The value of mineral and energy projects being developed in Australia, the world’s biggest iron ore exporter, dropped 10 percent to about A$240 billion ($219 billion), reflecting the peaking of the nation’s mining boom.
“This large drop in investment is the result of two records being set in the period – a record high for the value of projects being completed (A$30 billion) and the lowest value of new projects being sanctioned in the past decade (A$1.7 billion),” the Bureau of Resources and Energy Economics said today in its twice-yearly report on project investment. At April 30, the value of projects was A$268 billion.
The Reserve Bank of Australia said this month that mining investment will continue to decline from the record reached in the past year and may drop more than previously anticipated. Mining companies, including BHP Billiton Ltd. (BHP) and Rio Tinto Group, are cutting staff, delaying mines and curbing takeovers as the China-led commodity boom that drove gold to iron ore prices to records begins to wane.
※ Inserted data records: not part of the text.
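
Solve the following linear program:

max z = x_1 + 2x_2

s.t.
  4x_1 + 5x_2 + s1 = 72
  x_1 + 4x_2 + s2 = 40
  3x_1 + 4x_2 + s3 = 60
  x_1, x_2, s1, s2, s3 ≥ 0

Evaluate the objective at each vertex of the feasible region:
  z(0, 0) = 0
  z(18, 0) = 18
  z(8, 8) = 24  ←
  z(0, 10) = 20
The maximum is at x_1 = 8, x_2 = 8.

x_1 = 8, x_2 = 8, z = 24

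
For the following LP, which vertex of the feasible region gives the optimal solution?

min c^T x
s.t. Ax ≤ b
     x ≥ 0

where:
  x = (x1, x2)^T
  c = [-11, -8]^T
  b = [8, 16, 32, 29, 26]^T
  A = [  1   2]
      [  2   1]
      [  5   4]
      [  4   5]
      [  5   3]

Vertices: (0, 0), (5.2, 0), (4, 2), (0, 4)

Evaluate the objective at each vertex of the feasible region:
  z(0, 0) = 0
  z(5.2, 0) = -57.2
  z(4, 2) = -60  ←
  z(0, 4) = -32
The minimum is at x1 = 4, x2 = 2.

(4, 2)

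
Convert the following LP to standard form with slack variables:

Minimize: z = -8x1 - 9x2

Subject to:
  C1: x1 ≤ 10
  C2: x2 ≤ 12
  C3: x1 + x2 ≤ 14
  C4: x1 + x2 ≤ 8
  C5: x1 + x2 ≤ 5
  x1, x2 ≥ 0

min z = -8x1 - 9x2

s.t.
  x1 + s1 = 10
  x2 + s2 = 12
  x1 + x2 + s3 = 14
  x1 + x2 + s4 = 8
  x1 + x2 + s5 = 5
  x1, x2, s1, s2, s3, s4, s5 ≥ 0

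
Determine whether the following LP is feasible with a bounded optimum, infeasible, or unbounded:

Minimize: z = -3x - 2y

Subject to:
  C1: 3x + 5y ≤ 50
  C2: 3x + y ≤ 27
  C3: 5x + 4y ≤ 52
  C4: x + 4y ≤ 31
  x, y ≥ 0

Feasible with a bounded optimal solution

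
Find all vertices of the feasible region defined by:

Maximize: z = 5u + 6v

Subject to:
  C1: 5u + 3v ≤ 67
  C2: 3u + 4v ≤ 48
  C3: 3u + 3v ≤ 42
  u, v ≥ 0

(0, 0), (13.4, 0), (12.5, 1.5), (8, 6), (0, 12)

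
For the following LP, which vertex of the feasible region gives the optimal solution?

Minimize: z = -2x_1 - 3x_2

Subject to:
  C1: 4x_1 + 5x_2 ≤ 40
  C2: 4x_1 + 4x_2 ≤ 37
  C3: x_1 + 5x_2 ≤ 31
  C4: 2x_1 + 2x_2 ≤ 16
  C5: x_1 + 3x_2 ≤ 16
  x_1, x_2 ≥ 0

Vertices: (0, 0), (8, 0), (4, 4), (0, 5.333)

Evaluate the objective at each vertex of the feasible region:
  z(0, 0) = 0
  z(8, 0) = -16
  z(4, 4) = -20  ←
  z(0, 5.333) = -16
The minimum is at x_1 = 4, x_2 = 4.

(4, 4)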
“Australia is now seeing a transition from the investment phase of the resources boom to the production phase,” the bureau said in a separate statement. “Forward projections indicate that investment in the resources and energy sectors is likely to decline over the medium term.”
Five projects worth a combined A$1.7 billion moved to the committed stage in the six months to October, the lowest number and value in more than a decade, it said. An additional 71 projects in the planning stages of the investment pipeline have been delayed by a year or more in the past six months, it said.
In 2015, there’s the potential for a rebound in resources and energy sector investment as there are a large number of projects that are assessed as requiring financial approval in that year, the Canberra-based bureau said.